Ross Worden

Ross Worden is a digital security practitioner and forensics investigator who is a director at Unit 42, where he serves clients out of the firm’s office in Austin, Texas. His background includes extensive experience working as a cyber security and fraud/abuse executive and practitioner at several popular tech platforms, including Facebook  
and Uber.  

Most recently, Ross served as head of security response engineering for Grab, a Singapore-based app that provides ride-hailing, food and package delivery, and financial services to millions of people in more than 300 cities across Southeast Asia. Recruited by the company to establish and grow its capabilities in the areas of incident response, digital forensice, and threat intelligence, Ross built a multi-country security team of 15 employees in under a year. 

He joined Grab from Uber, where he was senior manager for security response and investigations and also a founding member of the ridesharing company’s technical investigation and insider threat team. With responsibility for detecting and responding to internal and external cyber threats, he conducted hundreds of digital forensics investigations and led teams through numerous high profile security incidents and audits. 
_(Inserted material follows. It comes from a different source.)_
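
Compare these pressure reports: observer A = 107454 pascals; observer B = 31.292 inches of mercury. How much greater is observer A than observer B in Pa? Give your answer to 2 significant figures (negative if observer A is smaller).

1500 Pa

observer B: 31.292 inHg = 105966.88 Pa.
Difference: 107454.00 − 105966.88 = 1500 Pa.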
Previously, Ross was director of data science and investigations at 21CT, an Austin-based investigative analytics and fraud detection company, where he managed investigations into healthcare fraud for clients. Earlier he was a fraud lead and data analyst at Facebook, where he deployed and supervised fraud prevention rules and analyzed activities related to the company’s advertising and payments products. 
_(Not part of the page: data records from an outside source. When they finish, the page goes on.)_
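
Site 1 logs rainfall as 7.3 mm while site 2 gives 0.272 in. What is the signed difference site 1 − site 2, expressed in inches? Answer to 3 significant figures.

site 1: 7.3 mm = 0.287402 in.
Difference: 0.287402 − 0.272000 = 0.0154 in.

0.0154 in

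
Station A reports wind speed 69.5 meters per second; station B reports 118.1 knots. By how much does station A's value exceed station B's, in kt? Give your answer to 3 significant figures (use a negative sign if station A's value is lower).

station A: 69.5 m/s = 135.097 kt.
Difference: 135.097 − 118.100 = 17.0 kt.

17.0 kt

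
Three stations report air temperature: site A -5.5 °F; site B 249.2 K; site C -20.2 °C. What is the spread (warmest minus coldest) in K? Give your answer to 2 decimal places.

3.75 K

site A: -5.5 °F = -20.833 °C.
site B: 249.2 K = -23.950 °C.
Spread: (-20.200) − (-23.950) = 3.750 °C.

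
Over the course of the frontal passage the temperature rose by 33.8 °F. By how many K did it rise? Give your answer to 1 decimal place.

18.8 K

For a temperature change the 32° offset cancels: ΔK = 33.8 × 0.5556 = 18.8 K.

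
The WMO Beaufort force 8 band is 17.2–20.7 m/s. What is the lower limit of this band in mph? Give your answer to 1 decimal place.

38.5 mph

17.2–20.7 m/s × 2.237 = 38.5–46.3 mph.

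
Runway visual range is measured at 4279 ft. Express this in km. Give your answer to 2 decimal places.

1 ft = 0.0003048 km, so 4279 × 0.0003048 = 1.30 km.

1.30 km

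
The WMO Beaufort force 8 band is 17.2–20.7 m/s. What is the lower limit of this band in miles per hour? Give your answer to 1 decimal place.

17.2–20.7 m/s × 2.237 = 38.5–46.3 mph.

38.5 mph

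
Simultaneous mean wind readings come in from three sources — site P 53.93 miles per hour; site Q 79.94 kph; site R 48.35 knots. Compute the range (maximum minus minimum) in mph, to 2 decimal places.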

He began his career as a Medicaid fraud investigator in the Office of the Texas Attorney General. 

Ross is pursuing a master’s degree in information security engineering through SANS. He has a master’s degree in political science from the University of Georgia, and bachelor’s degrees in psychology and international studies from Austin College. He is a GIAC-certified fraud investigator, forensic examiner, and incident handler, and holds certifications in a number of other cyber security-related areas.